Let $n$ be a positive integer. Assume that:
$N_k$ is the number of pairs $(a,b)$ of non-negative integers such that $ka+(k+1)b=n+1-k$. Find $N_1+N_2+\cdots N_{n+1}$.
I was trying to solve this calculating coefficients of polynomial equations but in vain like:
We know that $N_k$ is the coefficient of $X^{n-k+1}$ in:
$$G_k(X)=(1+X^k+X^{2k}+\cdots)(1+X^{k+1}+X^{2k+2}+\cdots)$$
Now can you help me from here or by any other elegant way. Please help.
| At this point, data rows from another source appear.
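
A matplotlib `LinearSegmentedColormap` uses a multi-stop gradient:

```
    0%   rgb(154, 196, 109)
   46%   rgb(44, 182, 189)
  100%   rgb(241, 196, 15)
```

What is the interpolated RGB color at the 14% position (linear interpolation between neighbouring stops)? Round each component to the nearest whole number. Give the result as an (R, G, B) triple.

14% lies between the 0% and 46% stops, so the local fraction is t = (14 − 0)/(46 − 0) = 14/46 ≈ 0.3043.
R = 154 + 0.3043 × (44 − 154) = 120.527 → 121
G = 196 + 0.3043 × (182 − 196) = 191.74 → 192
B = 109 + 0.3043 × (189 − 109) = 133.344 → 133

(121, 192, 133)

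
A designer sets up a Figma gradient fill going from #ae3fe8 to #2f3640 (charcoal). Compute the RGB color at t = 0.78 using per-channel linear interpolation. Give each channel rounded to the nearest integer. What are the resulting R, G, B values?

(75, 56, 101)

#ae3fe8 → (174, 63, 232); #2f3640 → (47, 54, 64).
R = 174 + 0.78 × (47 − 174) = 174 + 0.78 × -127 = 74.94 → 75
G = 63 + 0.78 × (54 − 63) = 63 + 0.78 × -9 = 55.98 → 56
B = 232 + 0.78 × (64 − 232) = 232 + 0.78 × -168 = 100.96 → 101
So the blended color is (75, 56, 101), about #4b3865.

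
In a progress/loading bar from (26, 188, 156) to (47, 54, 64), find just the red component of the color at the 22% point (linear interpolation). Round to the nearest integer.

R = 26 + 0.22 × (47 − 26) = 30.62 → 31

31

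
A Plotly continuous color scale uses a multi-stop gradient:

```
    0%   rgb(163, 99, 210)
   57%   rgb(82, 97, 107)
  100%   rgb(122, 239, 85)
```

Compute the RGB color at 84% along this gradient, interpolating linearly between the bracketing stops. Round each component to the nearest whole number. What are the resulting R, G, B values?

84% lies between the 57% and 100% stops, so the local fraction is t = (84 − 57)/(100 − 57) = 27/43 ≈ 0.6279.
R = 82 + 0.6279 × (122 − 82) = 107.116 → 107
G = 97 + 0.6279 × (239 − 97) = 186.162 → 186
B = 107 + 0.6279 × (85 − 107) = 93.186 → 93

(107, 186, 93)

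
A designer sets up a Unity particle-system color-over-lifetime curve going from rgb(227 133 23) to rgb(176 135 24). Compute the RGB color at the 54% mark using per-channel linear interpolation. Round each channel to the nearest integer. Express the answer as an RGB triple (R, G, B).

54% corresponds to t = 0.54.
R = 227 + 0.54 × (176 − 227) = 227 + 0.54 × -51 = 199.46 → 199
G = 133 + 0.54 × (135 − 133) = 133 + 0.54 × 2 = 134.08 → 134
B = 23 + 0.54 × (24 − 23) = 23 + 0.54 × 1 = 23.54 → 24

(199, 134, 24)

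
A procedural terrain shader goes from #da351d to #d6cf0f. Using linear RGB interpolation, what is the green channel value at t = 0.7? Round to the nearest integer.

161

G₁ = 53 (from #da351d), G₂ = 207 (from #d6cf0f).
G = 53 + 0.7 × (207 − 53) = 160.8 → 161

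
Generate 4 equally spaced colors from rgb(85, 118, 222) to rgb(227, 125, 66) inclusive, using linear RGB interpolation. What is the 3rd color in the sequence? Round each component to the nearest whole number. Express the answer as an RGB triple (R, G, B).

(180, 123, 118)

With 4 swatches and endpoints inclusive, swatch 3 sits at t = (3 − 1)/(4 − 1) = 2/3 ≈ 0.6667.
R = 85 + 0.6667 × (227 − 85) = 179.671 → 180
G = 118 + 0.6667 × (125 − 118) = 122.667 → 123
B = 222 + 0.6667 × (66 − 222) = 117.995 → 118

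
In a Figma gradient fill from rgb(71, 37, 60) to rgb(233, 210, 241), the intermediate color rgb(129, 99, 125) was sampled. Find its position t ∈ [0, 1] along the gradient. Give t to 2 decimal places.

Invert the lerp on the B channel (largest span, 181): t = (125 − 60) / (241 − 60) = 65/181 = 0.35912.
Check on R: (129 − 71)/(233 − 71) = 0.358 ✓

0.36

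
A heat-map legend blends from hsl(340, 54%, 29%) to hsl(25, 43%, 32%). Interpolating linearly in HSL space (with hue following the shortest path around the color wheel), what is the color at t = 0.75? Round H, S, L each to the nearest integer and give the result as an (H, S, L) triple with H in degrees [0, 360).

Hue: 25 − 340 = -315°, but |-315| > 180 so the shorter arc goes the other way: Δh = -315 + 360 = 45°.
H = 340 + 0.75 × (45) = 373.75 → 374 → 374 mod 360 = 14°
S = 54 + 0.75 × (43 − 54) = 45.75 → 46%
L = 29 + 0.75 × (32 − 29) = 31.25 → 31%

(14, 46, 31)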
Set $N=N_1+\dots+N_{n+1}$ and notice that $N$ is precisely the number of integer solutions $(k,a,b)$ to $ka+(k+1)b=n+1-k$ where $k\geq 1$ and $a,b\geq 0$. Setting $q=a+b+1$ and $r=b$ and rearranging the expression, $N$ is the number of integer solutions $(k,q,r)$ to $n+1=qk+r$ where $k\geq 1$ and $0\leq r\leq q-1$. But this expression is exactly what you get when dividing $n+1$ by $q$. More specifically, $k$ is the quotient, and $r$ is the remainder. Thus, we know that for every fixed $1\leq q\leq n+1$, there is precisely one integer solutions $(k,q,r)$ to $n+1=qk+r$ where $k\geq 1$ and $0\leq r\leq q-1$, so $N=n+1$.